Nicht nur der Cruise Manager war klasse, auch der Rest der Crew war super, zuvorkommend und immer gut drauf. Vor dem Tauchen lief alles organisiert, während des Tauchens passte ebenfalls alles. Für meinen Geschmack muss man nicht alles mit dem Stick so sehr inszenieren und aktiv vor die Linse bringen – aber das ist nur meine persönliche Meinung.
Am Rückweg hatte ich das Anara Airport Hotel gebucht – absolut empfehlenswert. Es gibt zwei Varianten: das Grand Anara, das direkt neben dem Domestic Terminal liegt und sogar einen Pool hat, und das Anara. Beide befinden sich praktischerweise direkt im Flughafengebäude.
Mit den Landausflügen und den sensationellen Tauchgängen war es eine Reise, die die lange Anreise zu 100 % wert war. Ich komme wieder. Schade war nur, dass wir Wayag nicht ansteuern konnten.

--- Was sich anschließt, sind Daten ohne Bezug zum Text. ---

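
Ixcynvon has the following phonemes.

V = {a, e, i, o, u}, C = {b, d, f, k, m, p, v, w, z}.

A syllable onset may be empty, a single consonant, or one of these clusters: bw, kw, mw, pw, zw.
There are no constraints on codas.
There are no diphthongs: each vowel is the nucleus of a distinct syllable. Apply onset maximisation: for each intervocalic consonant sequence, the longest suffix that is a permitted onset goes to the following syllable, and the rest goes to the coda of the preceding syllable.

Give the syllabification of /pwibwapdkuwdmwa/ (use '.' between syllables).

pwi.bwapd.kuwd.mwa

Vowels present: i, a, u, a; each is a nucleus, giving 4 syllables.
σ1/σ2 boundary: /bw/ — entire cluster is a permitted onset → onset /bw/, coda ∅.
σ2/σ3 boundary: /pdk/; trying suffixes from longest down, /k/ is the first permitted one, so coda /pd/ | onset /k/.
σ3/σ4 boundary: /wdmw/ — longest licit onset from the right is /mw/, leaving /wd/ as coda.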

Das Gebiet ist gesperrt und sollte eigentlich wieder geöffnet werden, aber offenbar gibt es Streitigkeiten zwischen Verantwortlichen und den Locals. Dort wird zudem eine Zinkmine gebaut, und es ist fraglich, wann man wieder dort tauchen darf. Wir werden berichten.
Ich freue mich jetzt schon auf die nächste Reise in Richtung Indonesien.